Fall is my favorite season. Especially when it starts with an epic Indian Summer, the Brewers in the post-season and my beloved Green Bay Packers starting out their season 5-0. I have to say though, that my September started out great from a work perspective but had a eery ending for me. It ended with an odd vacation that will likely leave permanent scarring on some level. I wish I could answer some very interesting questions that arose as a result of that trip and I wish that my return home didn't ignite yet another issue with my Mother. I got to see an amazing friend along the way and returned finally, to normalcy and the daily grind.

So, I say Hello, October! The leaves are changing colors finally and the smell of the crisp air is one of my favorite things in life. It's interesting that the stillness of Fall is sandwiched between the scorching heat of Summer and the bitter cold of Winter. It's almost a metaphor for life!

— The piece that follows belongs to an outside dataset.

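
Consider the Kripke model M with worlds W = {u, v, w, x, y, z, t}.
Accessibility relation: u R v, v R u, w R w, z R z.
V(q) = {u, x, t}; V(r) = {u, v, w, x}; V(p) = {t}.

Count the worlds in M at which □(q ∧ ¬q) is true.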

As I move forward with my business, I see so many opportunities to reach out to people in ways that can help them grow in their careers. This gives me hope that the work that I am doing is really as meaningful for others as it is for me. I plan to use this blog as an outlet for all of the ups and downs that I will inevitably encounter in my life and my work. Life is a rollercoaster and I wouldn't have it any other way. I hope that you'll enjoy my stories, my sarcasm, my periodic venting and my sense of humor along the way.